Muitas outras reflexões nesta nova visão da biologia devem ser consideradas pela referida comissão, e terem as principais questões biológicas preparadas para a compreensão dos maiores avanços das ciências da vida e poder responder ao resultado prático das mesmas. Essas respostas devem ter um efeito de alto impacto a curto prazo e as consequências ambientais, as resultantes de processos estocásticos ou alterações genéticas, devem ser entendidas em termos de propriedades relacionadas com a solidez e fragilidade inerentes a todos os sistemas biológicos.

As agências federais americanas terão de apresentar uma melhor e mais eficaz gestão, de forma a disciplinar os seus investimentos em pesquisa biológica e educação, para abordar problemas complexos através de escalas de análise do básico ao aplicado. Terá a comissão de saber em que áreas da “nova biologia” pode o investimento a longo prazo ser mais susceptível de conduzir a benefícios, igualmente a longo prazo e a uma substancial e forte vantagem competitiva para os Estados Unidos.

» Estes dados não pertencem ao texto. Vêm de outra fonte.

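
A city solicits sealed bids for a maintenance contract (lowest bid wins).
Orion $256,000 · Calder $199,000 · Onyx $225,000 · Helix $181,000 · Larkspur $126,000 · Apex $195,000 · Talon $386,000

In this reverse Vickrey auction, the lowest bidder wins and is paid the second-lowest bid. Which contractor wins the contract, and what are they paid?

Reverse Vickrey auction: the lowest bidder wins and is paid the second-lowest bid.
Bids ranked: 126,000 (Larkspur) < 181,000 (Helix) < 195,000 (Apex) < 199,000 (Calder) < 225,000 (Onyx) < 256,000 (Orion) < …
Larkspur is lowest; is paid the second-lowest bid, $181,000.

Larkspur is paid $181,000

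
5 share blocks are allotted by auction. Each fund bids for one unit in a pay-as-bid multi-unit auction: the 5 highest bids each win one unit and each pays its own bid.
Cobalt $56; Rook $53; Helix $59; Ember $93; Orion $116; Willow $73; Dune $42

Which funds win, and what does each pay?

Ordering the bids: 116 (Orion), 93 (Ember), 73 (Willow), 59 (Helix), 56 (Cobalt), 53 (Rook), 42 (Dune)
The 5 highest are Orion, Ember, Willow, Helix, Cobalt.
Each winner pays its own bid: Orion $116, Ember $93, Willow $73, Helix $59, Cobalt $56.

Orion $116, Ember $93, Willow $73, Helix $59, Cobalt $56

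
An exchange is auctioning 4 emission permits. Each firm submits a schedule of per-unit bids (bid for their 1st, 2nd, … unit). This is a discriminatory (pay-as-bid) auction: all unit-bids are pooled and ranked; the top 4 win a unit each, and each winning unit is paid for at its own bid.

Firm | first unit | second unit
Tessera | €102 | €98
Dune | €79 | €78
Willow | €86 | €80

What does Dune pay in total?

Dune pays €0

All unit-bids, highest first — top 4: 102 (Tessera-1), 98 (Tessera-2), 86 (Willow-1), 80 (Willow-2)
Next rejected bid: €79 (not a price — pay-as-bid).
Dune wins no units.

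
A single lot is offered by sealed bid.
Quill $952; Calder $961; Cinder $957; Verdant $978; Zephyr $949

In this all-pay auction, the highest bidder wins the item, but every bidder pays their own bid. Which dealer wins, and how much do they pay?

Bids in order: 978 (Verdant) > 961 (Calder) > 957 (Cinder) > 952 (Quill) > 949 (Zephyr)
Verdant is highest and takes the item; every bidder forfeits their bid.

Verdant pays $978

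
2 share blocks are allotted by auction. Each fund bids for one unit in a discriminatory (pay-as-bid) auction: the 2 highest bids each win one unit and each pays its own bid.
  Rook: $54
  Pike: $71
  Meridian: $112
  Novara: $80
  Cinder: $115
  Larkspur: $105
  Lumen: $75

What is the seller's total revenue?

Bids ranked high→low: 115 (Cinder), 112 (Meridian), 105 (Larkspur), 80 (Novara), …
Winners (2 units): Cinder, Meridian.
Total revenue = 115 + 112 = $227.

Total revenue: $227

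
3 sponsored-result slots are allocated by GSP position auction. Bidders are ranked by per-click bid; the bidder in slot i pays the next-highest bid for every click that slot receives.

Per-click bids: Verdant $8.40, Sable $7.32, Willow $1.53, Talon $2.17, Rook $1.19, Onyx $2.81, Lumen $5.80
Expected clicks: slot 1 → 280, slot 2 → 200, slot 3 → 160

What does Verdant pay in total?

Sorting advertisers: $8.40 (Verdant) > $7.32 (Sable) > $5.80 (Lumen) > $2.81 (Onyx) > …
Verdant holds slot 1 → pays next bid $7.32 × 280 clicks = $2049.60.

Verdant pays $2049.60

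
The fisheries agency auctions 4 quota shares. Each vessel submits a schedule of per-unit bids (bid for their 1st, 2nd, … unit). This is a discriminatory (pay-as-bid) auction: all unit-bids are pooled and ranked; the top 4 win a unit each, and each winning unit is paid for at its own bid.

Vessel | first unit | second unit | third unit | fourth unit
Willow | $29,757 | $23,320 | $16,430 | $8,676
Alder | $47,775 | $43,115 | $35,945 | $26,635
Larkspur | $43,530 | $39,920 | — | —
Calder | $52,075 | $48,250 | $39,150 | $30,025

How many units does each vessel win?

Merging the schedules and taking the best 4: 52,075 (Calder-1), 48,250 (Calder-2), 47,775 (Alder-1), 43,530 (Larkspur-1)
Next rejected bid: $43,115 (not a price — pay-as-bid).
Allocation: Alder 1, Calder 2, Larkspur 1.

Alder 1, Calder 2, Larkspur 1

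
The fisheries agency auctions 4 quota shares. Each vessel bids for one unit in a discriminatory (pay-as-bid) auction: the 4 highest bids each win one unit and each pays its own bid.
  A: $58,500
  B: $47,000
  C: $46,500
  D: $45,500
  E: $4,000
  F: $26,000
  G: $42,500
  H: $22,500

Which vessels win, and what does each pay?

A $58,500, B $47,000, C $46,500, D $45,500

Sorting: 58,500 (A), 47,000 (B), 46,500 (C), 45,500 (D), 42,500 (G), 26,000 (F), …
Winners (4 units): A, B, C, D.
Each winner pays its own bid: A $58,500, B $47,000, C $46,500, D $45,500.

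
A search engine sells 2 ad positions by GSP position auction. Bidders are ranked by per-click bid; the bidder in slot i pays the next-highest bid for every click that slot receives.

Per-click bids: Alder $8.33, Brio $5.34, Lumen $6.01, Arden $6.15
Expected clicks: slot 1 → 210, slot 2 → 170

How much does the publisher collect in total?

Total revenue: $2313.20

Sorting advertisers: $8.33 (Alder) > $6.15 (Arden) > $6.01 (Lumen) > …
Slot 1: Alder pays $6.15 × 210 = $1291.50
Slot 2: Arden pays $6.01 × 170 = $1021.70
Total = $2313.20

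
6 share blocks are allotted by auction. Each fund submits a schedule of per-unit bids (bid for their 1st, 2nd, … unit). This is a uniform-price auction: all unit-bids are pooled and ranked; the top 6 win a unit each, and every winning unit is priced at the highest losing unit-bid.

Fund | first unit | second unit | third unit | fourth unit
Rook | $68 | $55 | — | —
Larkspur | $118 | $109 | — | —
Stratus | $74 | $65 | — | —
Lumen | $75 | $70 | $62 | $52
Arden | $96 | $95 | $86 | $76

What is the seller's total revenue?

Pooled unit-bids ranked (top 6): 118 (Larkspur-1), 109 (Larkspur-2), 96 (Arden-1), 95 (Arden-2), 86 (Arden-3), 76 (Arden-4)
Highest rejected unit-bid = $75.
Allocation: Arden 4, Larkspur 2. Every unit priced at $75.
Revenue = 6 × 75 = $450.

Total revenue: $450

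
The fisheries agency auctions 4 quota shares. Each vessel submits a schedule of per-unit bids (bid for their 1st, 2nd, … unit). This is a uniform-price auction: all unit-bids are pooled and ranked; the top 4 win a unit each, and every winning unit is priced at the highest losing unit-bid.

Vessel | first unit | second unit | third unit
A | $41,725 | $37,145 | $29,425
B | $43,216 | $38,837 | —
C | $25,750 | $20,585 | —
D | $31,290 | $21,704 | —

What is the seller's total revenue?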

Todavia, podem existir áreas de alto risco em termos de financiamento que merecem um séria ponderação. Talvez seja necessário considerar novos mecanismos de financiamento para incentivar e apoiar a investigação transversal, interdisciplinar ou aplicada na biologia. Torna-se necessário quantificar os principais obstáculos para a realização de um “nova” e integrada biologia. Existe a indispensabilidade de um profundo estudo acerca das implicações de uma biologia recém integrada, face às carências de infra-estruturas que devem ser previstas e identificadas em termos de prioridades.

Terá de se ter em conta as implicações para a cultura de investigação nas ciências da vida de uma abordagem integrada da biologia e como podem físicos, químicos, matemáticos e engenheiros ser encorajados a ajudar a construir um comportamento e actividade mais biológico, com o alcance e conhecimentos técnicos para lidar com um vasto conjunto de problemas científico-sociais. É possível que sejam inevitáveis mudanças no ensino da biologia, para garantir que está equipada a trabalhar nas suas tradicionais fronteiras disciplinares, a oferecer cursos e carreiras que equipem os cientistas físicos e engenheiros a tirar vantagem dos avanços nas ciências biológicas, e a fornecer aos não-cientistas, um nível de compreensão biológica que os mantenha informados sobre as mais relevantes propostas políticas.

Existe ainda, a urgência de considerar a existência de graus alternativos ou a possibilidade das faculdades de biologia organizarem programas que atraiam e formem alunos capazes de trabalhar confortavelmente através das fronteiras disciplinares da biologia. Esta iniciativa só merece a total consideração se for partilhada e investigada no âmbito internacional, de forma a poder ser ajustada a todos os países a nível mundial independente do seu nível de desenvolvimento, pois estão em causa bens universais como a vida futura na Terra, a melhoria da saúde e do bem-estar do ser humano e as gestão prudente dos recursos naturais e dos ecossistemas que constituem a base de manutenção e conservação do ambiente, de vital importância para a preservação da vida no nosso planeta.